En août 2023, le New York Times a cité des responsables américains estimant les pertes militaires de l'Ukraine à 70 000 morts et entre 100 000 et 120 000 blessés.

Des fuites des renseignements américains en décembre ont indiqué que 315 000 soldats russes avaient été tués ou blessés.

Le ministre russe de la Défense, Sergueï Choïgu, a rendu visite aux forces russes en Ukraine occupée, a déclaré samedi l'armée, leur expliquant qu'« en termes de rapport de forces, l'avantage est de notre côté ».

Il a également été informé que les troupes russes « poursuivaient leur avance » après la prise d’Avdiivka.

Sur le front de l’Est, le moral est au plus bas alors que les troupes ukrainiennes, en infériorité numérique et sous-équipées, cèdent du terrain aux forces russes.

« Nous manquons d’obus et les Russes continuent d’arriver. Beaucoup de nos camarades sont blessés – ou pire. Tout va de pire en pire », a déclaré un soldat près de Bakhmut, s’exprimant sous couvert d’anonymat.

La Grande-Bretagne a annoncé samedi un nouveau programme de défense de 245 millions de livres sterling (311 millions de dollars) pour aider à stimuler la production de « munitions d'artillerie dont l'Ukraine a un besoin urgent », le Premier ministre Rishi Sunak insistant dans une déclaration antérieure programmée à l'occasion de cet anniversaire sur le fait que « la tyrannie ne triomphera jamais ». .
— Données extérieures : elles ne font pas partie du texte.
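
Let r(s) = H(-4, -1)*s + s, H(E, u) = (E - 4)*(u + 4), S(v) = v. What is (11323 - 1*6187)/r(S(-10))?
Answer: 2568/115 ≈ 22.330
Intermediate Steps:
H(E, u) = (-4 + E)*(4 + u)
r(s) = -23*s (r(s) = (-16 - 4*(-1) + 4*(-4) - 4*(-1))*s + s = (-16 + 4 - 16 + 4)*s + s = -24*s + s = -23*s)
(11323 - 1*6187)/r(S(-10)) = (11323 - 1*6187)/((-23*(-10))) = (11323 - 6187)/230 = 5136*(1/230) = 2568/115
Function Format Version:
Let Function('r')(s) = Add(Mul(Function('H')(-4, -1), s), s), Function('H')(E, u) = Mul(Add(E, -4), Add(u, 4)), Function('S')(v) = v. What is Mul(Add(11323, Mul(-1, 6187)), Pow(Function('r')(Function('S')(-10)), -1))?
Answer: Rational(2568, 115) ≈ 22.330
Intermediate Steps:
Function('H')(E, u) = Mul(Add(-4, E), Add(4, u))
Function('r')(s) = Mul(-23, s) (Function('r')(s) = Add(Mul(Add(-16, Mul(-4, -1), Mul(4, -4), Mul(-4, -1)), s), s) = Add(Mul(Add(-16, 4, -16, 4), s), s) = Add(Mul(-24, s), s) = Mul(-23, s))
Mul(Add(11323, Mul(-1, 6187)), Pow(Function('r')(Function('S')(-10)), -1)) = Mul(Add(11323, Mul(-1, 6187)), Pow(Mul(-23, -10), -1)) = Mul(Add(11323, -6187), Pow(230, -1)) = Mul(5136, Rational(1, 230)) = Rational(2568, 115)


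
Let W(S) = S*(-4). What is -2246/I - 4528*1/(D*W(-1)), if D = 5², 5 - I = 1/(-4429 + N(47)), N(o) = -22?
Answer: -137558721/278200 ≈ -494.46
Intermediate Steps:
W(S) = -4*S
I = 22256/4451 (I = 5 - 1/(-4429 - 22) = 5 - 1/(-4451) = 5 - 1*(-1/4451) = 5 + 1/4451 = 22256/4451 ≈ 5.0002)
D = 25
-2246/I - 4528*1/(D*W(-1)) = -2246/22256/4451 - 4528/(25*(-4*(-1))) = -2246*4451/22256 - 4528/(25*4) = -4998473/11128 - 4528/100 = -4998473/11128 - 4528*1/100 = -4998473/11128 - 1132/25 = -137558721/278200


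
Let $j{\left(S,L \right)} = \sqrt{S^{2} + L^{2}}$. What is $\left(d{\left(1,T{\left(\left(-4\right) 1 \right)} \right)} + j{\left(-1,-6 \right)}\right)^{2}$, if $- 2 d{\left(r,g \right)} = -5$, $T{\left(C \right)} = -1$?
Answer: $\frac{173}{4} + 5 \sqrt{37} \approx 73.664$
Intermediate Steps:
$d{\left(r,g \right)} = \frac{5}{2}$ ($d{\left(r,g \right)} = \left(- \frac{1}{2}\right) \left(-5\right) = \frac{5}{2}$)
$j{\left(S,L \right)} = \sqrt{L^{2} + S^{2}}$
$\left(d{\left(1,T{\left(\left(-4\right) 1 \right)} \right)} + j{\left(-1,-6 \right)}\right)^{2} = \left(\frac{5}{2} + \sqrt{\left(-6\right)^{2} + \left(-1\right)^{2}}\right)^{2} = \left(\frac{5}{2} + \sqrt{36 + 1}\right)^{2} = \left(\frac{5}{2} + \sqrt{37}\right)^{2}$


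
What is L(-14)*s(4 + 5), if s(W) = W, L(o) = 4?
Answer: 36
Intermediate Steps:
L(-14)*s(4 + 5) = 4*(4 + 5) = 4*9 = 36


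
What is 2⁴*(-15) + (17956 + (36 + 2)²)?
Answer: 19160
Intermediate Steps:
2⁴*(-15) + (17956 + (36 + 2)²) = 16*(-15) + (17956 + 38²) = -240 + (17956 + 1444) = -240 + 19400 = 19160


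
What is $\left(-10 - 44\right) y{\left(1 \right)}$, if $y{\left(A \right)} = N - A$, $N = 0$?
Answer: $54$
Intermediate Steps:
$y{\left(A \right)} = - A$ ($y{\left(A \right)} = 0 - A = - A$)
$\left(-10 - 44\right) y{\left(1 \right)} = \left(-10 - 44\right) \left(\left(-1\right) 1\right) = \left(-54\right) \left(-1\right) = 54$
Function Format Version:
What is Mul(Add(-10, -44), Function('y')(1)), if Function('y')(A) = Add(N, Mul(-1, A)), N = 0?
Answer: 54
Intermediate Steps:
Function('y')(A) = Mul(-1, A) (Function('y')(A) = Add(0, Mul(-1, A)) = Mul(-1, A))
Mul(Add(-10, -44), Function('y')(1)) = Mul(Add(-10, -44), Mul(-1, 1)) = Mul(-54, -1) = 54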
Moscou a massivement augmenté sa production d'armes et a reçu des drones d'Iran, tandis que Kiev affirme avoir confirmé l'utilisation par la Russie de missiles nord-coréens.

Zelensky a déclaré en décembre que l'armée souhaitait recruter jusqu'à 500 000 soldats supplémentaires. Un projet de loi visant à élargir la mobilisation a suscité la crainte d’une large population.

Le conflit a plongé la Russie dans un isolement encore plus grand de l’Occident, les États-Unis et leurs alliés imposant une série de sanctions.

Biden a annoncé vendredi encore plus de sanctions contre la Russie, promettant une pression soutenue pour arrêter la « machine de guerre » de Poutine, tout en cherchant également à imposer un prix pour la mort, la semaine dernière dans une prison sibérienne, du critique le plus virulent de Poutine, Alexei Navalny.

Le président français Emmanuel Macron a, quant à lui, averti samedi son homologue russe de ne pas « compter sur une quelconque lassitude des Européens » face à la guerre, promettant que le soutien de la France à Kiev « ne faiblira pas ».

Poutine, cependant, a ignoré les conséquences et a salué les troupes russes comme de « véritables héros nationaux ».

Il a utilisé les années de guerre pour rallier le patriotisme et organiser une répression encore plus sévère de la dissidence, rares étant ceux qui osent exprimer leur opposition à la guerre.

La mort du leader de l'opposition Navalny a éliminé l'ennemi juré de Poutine, et il devrait prolonger son mandat lors des élections du mois prochain.

La guerre entre la Russie et l'Ukraine inquiète l'Europe : les gens forment un signe de paix avec des bougies devant le bâtiment du Reichstag à Berlin

Dans les rues de Moscou, la plupart des gens ont déclaré à l'AFP qu'ils soutenaient les soldats combattant en Ukraine.

"Je suis fière de nos hommes", a déclaré Nadezhda, 27 ans, ingénieur en environnement.

"Bien sûr, je suis inquiet pour eux, mais c'est un sentiment agréable qu'ils se portent bien, qu'ils se battent pour notre pays."

L'un des rares à donner un avis différent était Konstantin, un professeur d'art dramatique travaillant comme serveur, qui a déclaré : « Je suis contre toute guerre. Deux ans ont passé et cela m'énerve que les gens ne puissent pas se parler et soient toujours en guerre.»